The Telegraph is reporting that universities making unconditional offers may be breaking the law by “pressure selling”’ to students, the higher education watchdog has warned.
The number of unconditional offers has risen sharply in recent years, with students now 30 times more likely to receive one than five years ago.
Some institutions hand out “incentivised” offers, where they tell students that their offer will be unconditional but only if they accept it as their first choice university.
Now the Office for Students (OfS) has warned that applying “psychological pressure” or “creating an impression of urgency” in decision making could be a potential breach of consumer protection law.
It comes as the regulator publishes a report that examines the impact of unconditional offers on students’ decision making.
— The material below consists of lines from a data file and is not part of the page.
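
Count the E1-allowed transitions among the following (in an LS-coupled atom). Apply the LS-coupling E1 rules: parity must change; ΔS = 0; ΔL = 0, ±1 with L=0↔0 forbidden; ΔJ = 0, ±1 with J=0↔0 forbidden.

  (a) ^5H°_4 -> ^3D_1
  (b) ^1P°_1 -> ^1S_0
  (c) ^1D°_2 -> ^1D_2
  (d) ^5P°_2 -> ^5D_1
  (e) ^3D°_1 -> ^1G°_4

3

(a) forbidden (ΔS, ΔL, ΔJ fail)
(b) allowed
(c) allowed
(d) allowed
(e) forbidden (parity, ΔS, ΔL, ΔJ fail)
Total allowed: 3 of 5.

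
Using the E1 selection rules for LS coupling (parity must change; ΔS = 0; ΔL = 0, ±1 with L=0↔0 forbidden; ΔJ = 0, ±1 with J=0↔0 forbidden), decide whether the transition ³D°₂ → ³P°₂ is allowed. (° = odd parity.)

Reading off the term symbols: S 1→1, L 2→1, J 2→2, parity odd→odd.
Parity must change: odd → odd — fails.
ΔS = 0: S: 1 → 1 — passes.
ΔL = 0, ±1 (not L=0↔0): L: 2 → 1, ΔL = -1 — passes.
ΔJ = 0, ±1 (not J=0↔0): J: 2 → 2, ΔJ = +0 — passes.
Rule(s) violated: parity.

forbidden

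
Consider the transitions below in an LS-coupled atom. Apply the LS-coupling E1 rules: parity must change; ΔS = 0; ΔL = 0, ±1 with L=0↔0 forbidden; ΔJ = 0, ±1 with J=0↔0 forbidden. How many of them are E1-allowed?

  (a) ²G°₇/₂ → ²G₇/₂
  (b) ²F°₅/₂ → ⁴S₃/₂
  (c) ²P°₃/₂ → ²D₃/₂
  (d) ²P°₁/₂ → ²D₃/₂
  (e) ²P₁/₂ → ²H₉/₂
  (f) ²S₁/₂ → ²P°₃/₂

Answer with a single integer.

4

(a) allowed
(b) forbidden (ΔS, ΔL fail)
(c) allowed
(d) allowed
(e) forbidden (parity, ΔL, ΔJ fail)
(f) allowed
Total allowed: 4 of 6.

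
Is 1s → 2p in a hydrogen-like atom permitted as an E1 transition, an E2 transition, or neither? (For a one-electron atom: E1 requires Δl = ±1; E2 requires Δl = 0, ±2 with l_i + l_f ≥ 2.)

Δl = 1 − 0 = +1; l_i + l_f = 1.
E1 (Δl = ±1): satisfied.
E2 (Δl = 0,±2, l_i+l_f ≥ 2): not satisfied.

E1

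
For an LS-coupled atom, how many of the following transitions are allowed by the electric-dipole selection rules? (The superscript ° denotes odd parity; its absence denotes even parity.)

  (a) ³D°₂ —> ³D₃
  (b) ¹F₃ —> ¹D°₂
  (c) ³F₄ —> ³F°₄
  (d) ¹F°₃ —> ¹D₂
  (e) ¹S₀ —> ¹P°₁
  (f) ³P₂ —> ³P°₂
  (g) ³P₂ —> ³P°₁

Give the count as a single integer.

(a) allowed
(b) allowed
(c) allowed
(d) allowed
(e) allowed
(f) allowed
(g) allowed
Total allowed: 7 of 7.

7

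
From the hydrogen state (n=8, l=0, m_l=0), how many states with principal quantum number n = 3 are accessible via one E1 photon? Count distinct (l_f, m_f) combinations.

3

E1 requires Δl = ±1, so l_f ∈ {-1, 1}; with 0 ≤ l_f ≤ n_f−1 = 2, the allowed l_f values are {1}.
For l_f = 1: m_f ∈ {m_i−1, m_i, m_i+1} ∩ [−1, 1] = {-1, 0, 1} → 3 states.
Total: 3.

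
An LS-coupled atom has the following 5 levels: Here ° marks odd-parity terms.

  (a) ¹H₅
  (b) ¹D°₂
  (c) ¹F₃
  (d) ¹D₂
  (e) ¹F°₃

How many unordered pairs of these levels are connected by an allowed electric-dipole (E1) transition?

4

(a)–(b): forbidden (ΔL, ΔJ).
(a)–(c): forbidden (parity, ΔL, ΔJ).
(a)–(d): forbidden (parity, ΔL, ΔJ).
(a)–(e): forbidden (ΔL, ΔJ).
(b)–(c): allowed.
(b)–(d): allowed.
(b)–(e): forbidden (parity).
(c)–(d): forbidden (parity).
(c)–(e): allowed.
(d)–(e): allowed.
Allowed pairs: 4 of 10.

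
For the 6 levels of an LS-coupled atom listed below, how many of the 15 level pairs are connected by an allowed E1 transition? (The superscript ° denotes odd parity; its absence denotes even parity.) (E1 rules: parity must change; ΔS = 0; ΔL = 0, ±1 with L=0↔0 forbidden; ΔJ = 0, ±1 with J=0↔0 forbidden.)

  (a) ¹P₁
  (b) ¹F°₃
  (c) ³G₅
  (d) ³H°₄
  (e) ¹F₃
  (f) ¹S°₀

3

(a)–(b): forbidden (ΔL, ΔJ).
(a)–(c): forbidden (parity, ΔS, ΔL, ΔJ).
(a)–(d): forbidden (ΔS, ΔL, ΔJ).
(a)–(e): forbidden (parity, ΔL, ΔJ).
(a)–(f): allowed.
(b)–(c): forbidden (ΔS, ΔJ).
(b)–(d): forbidden (parity, ΔS, ΔL).
(b)–(e): allowed.
(b)–(f): forbidden (parity, ΔL, ΔJ).
(c)–(d): allowed.
(c)–(e): forbidden (parity, ΔS, ΔJ).
(c)–(f): forbidden (ΔS, ΔL, ΔJ).
(d)–(e): forbidden (ΔS, ΔL).
(d)–(f): forbidden (parity, ΔS, ΔL, ΔJ).
(e)–(f): forbidden (ΔL, ΔJ).
Allowed pairs: 3 of 15.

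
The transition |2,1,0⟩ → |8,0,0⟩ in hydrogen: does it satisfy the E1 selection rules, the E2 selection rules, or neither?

Δl = 0 − 1 = -1; l_i + l_f = 1.
Δm_l = +0.
E1 (Δl = ±1, |Δm_l| ≤ 1): satisfied.
E2 (Δl = 0,±2, l_i+l_f ≥ 2, |Δm_l| ≤ 2): not satisfied.

E1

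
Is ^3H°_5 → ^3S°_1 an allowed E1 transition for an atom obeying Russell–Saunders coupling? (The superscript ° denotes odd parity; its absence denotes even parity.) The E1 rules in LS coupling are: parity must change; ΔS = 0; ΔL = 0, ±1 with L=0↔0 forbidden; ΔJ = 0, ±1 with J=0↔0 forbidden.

Reading off the term symbols: S 1→1, L 5→0, J 5→1, parity odd→odd.
Parity must change: odd → odd — ✗.
ΔS = 0: S: 1 → 1 — ✓.
ΔL = 0, ±1 (not L=0↔0): L: 5 → 0, ΔL = -5 — ✗.
ΔJ = 0, ±1 (not J=0↔0): J: 5 → 1, ΔJ = -4 — ✗.
Rule(s) violated: parity, ΔL, ΔJ.

forbidden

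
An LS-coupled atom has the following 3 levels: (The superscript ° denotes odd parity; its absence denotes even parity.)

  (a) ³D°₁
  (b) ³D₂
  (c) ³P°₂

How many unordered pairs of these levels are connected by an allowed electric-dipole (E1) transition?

2

(a)–(b): allowed.
(a)–(c): forbidden (parity).
(b)–(c): allowed.
Allowed pairs: 2 of 3.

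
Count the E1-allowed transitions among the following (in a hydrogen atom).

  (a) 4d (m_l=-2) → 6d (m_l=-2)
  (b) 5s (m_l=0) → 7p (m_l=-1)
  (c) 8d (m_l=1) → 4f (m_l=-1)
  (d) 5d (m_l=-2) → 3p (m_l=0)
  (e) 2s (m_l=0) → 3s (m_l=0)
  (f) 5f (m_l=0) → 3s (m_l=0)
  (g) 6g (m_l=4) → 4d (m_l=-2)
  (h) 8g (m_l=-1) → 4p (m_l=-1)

(a) forbidden — Δl = +0 (E1 requires Δl = ±1)
(b) allowed
(c) forbidden — Δm_l = -2 (E1 requires Δm_l = 0, ±1)
(d) forbidden — Δm_l = +2 (E1 requires Δm_l = 0, ±1)
(e) forbidden — Δl = +0 (E1 requires Δl = ±1)
(f) forbidden — Δl = -3 (E1 requires Δl = ±1)
(g) forbidden — Δl = -2 (E1 requires Δl = ±1); Δm_l = -6 (E1 requires Δm_l = 0, ±1)
(h) forbidden — Δl = -3 (E1 requires Δl = ±1)
Total allowed: 1 of 8.

1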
It found that applicants who accept an unconditional offer are more likely to miss their predicted A-level grades by two or more grades.
David Hughes, chief executive of the Association of Colleges, said that schools have been increasingly concerned about the impact unconditional offers have on student motivation and achievement.
“Colleges and schools are dealing with the unintended consequence of the practice as students worry less about their grades and so take their foot off the gas,” he said. “The OfS consultation will need to address potential solutions to drastically reduce or even rule-out this practice.”
A spokeswoman for Universities UK said: “We will explore with Ucas if there is more we can do as a sector to promote good practice and ensure the admissions system continues to work in the best interests of students.
“We will also engage with the Office for Students as it consults with the higher education sector on its work to develop principles for an admissions system that serves the interests of students.”